Sydney :
J'étais dans le labo de simulations en compagnie de Broots quand on entendit un bruit provenant du conduit d'aération. La grille bougea jusqu'à tomber par terre pour laisser apparaître Angelo. En voyant son visage, je compris immédiatement que quelque chose n'allait pas. Il restait à savoir quoi parce qu'on avait le choix au Centre !
A: Danger…mort…
S: Qui est en danger Angelo ?
Il leva les yeux vers Broots et moi.
B: Nous ? Me demanda Broots d'une voix tremblante en tournant la tête vers moi.
Je regardai à nouveau Angelo. Il hocha la tête de haut en bas.
S: Qui veut nous tuer Angelo ?
Il cacha un de ses pouces dans sa main.
A: …ordonner…assistant…vous tuer.
J'aurais dû m'en douter.
B: Il faut partir.
S: Je ne peux pas partir, mais vous oui. Allez chercher Debbie et partez loin du Centre.

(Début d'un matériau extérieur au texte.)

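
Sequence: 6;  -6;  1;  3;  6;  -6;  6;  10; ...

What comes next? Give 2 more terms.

6, -6

Positions follow the repeating pattern AABB; grouping by letter gives 2 tracks.
Track A: 6, -6, 6, -6. Alternating ±6.
Track B: 1, 3, 6, 10. Triangular numbers starting at T_1.
Position 9 falls in track A as its term 5, giving 6.
Term 10 comes from track A (its 6th entry): -6.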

B: Et vous ? Ils vont vous tuer !
S: Non, je trouverai un moyen de me racheter auprès du fils du diable et mon travail ici n'est pas fini.
B: Jarod et Mlle Parker ne reviendront pas, le Centre vous a pris la moitié de votre vie. Il est temps pour vous de partir aussi.
S: Et Angelo ?
B: On l'emmène avec nous.
S: …d'accord.
J'avais accepté. J'allais quitter le Centre. Je me souvins d'un appel téléphonique de Jarod pendant lequel il m'avait demandé pourquoi je restais au Centre. Je lui avais répondu que mon travail n'était pas terminé et que je devais le protéger lui et Jacob. Mais aujourd'hui, Jacob était mort et Jarod ne reviendrait pas au Centre. Broots m'avait convaincu. Il comprenait, je crois, que cette décision était difficile à prendre pour moi alors il avait trouvé les bons arguments. Cependant, il restait encore une personne que je devais faire sortir du Centre et dont je devais prendre soin : Angelo. Comme pour finir ce que Catherine Parker avait commencé. Je devais offrir la liberté à Angelo et m'occuper de lui. C'est avec ces arguments là que Broots m'avait convaincu de partir. Donner à Angelo une autre vie que celle qu'il a eu au Centre. Bien sûr ça ne sera pas facile, mais je ne pouvais pas l'abandonner, le laisser avec les monstres qui dirigeaient le Centre.
Jarod :
Son parfum m'enivrait et je ne pouvais plus me passer de ses baisers et de son corps près du mien. Mon portable sonna mais elle ne semblait pas vouloir me laisser aller décrocher. Au contraire, ses caresses s'intensifièrent et mon pull atterrit vite par terre. Le téléphone sonna à nouveau. Il fallait au moins que je sache si c'était Sydney. Je me séparai de Parker assez difficilement et je pris mon portable.
J: C'est Sydney. Il a peut-être des ennuis.
Elle leva les yeux au ciel et dit:
MP: Quand on le reverra, rappelles-moi de lui dire de mieux choisir son moment pour avoir besoin de toi !
Je souris et décrochai :
J: Allô.
S: Broots, Angelo et moi quittons le Centre. Lyle a engagé des nettoyeurs pour qu'ils soient nos assistants. En fait, ils surveillent nos moindres gestes. Ils ont dû savoir que nous avions des contacts avec toi et Mlle Parker et en informer Lyle. Angelo nous a prévenu que Lyle veut nous faire tuer.
J: Où êtes vous ?
S: Nous sommes passée chez moi et j'ai pris quelques affaires. Maintenant, nous allons chez Broots pour faire de même et prendre Debbie.
J: Vous avez un endroit où aller ?
S: Oui, je te rappellerais quand nous y serons.
J: Faîtes bien attention à vous.
Je raccrochai puis informai Parker de la situation.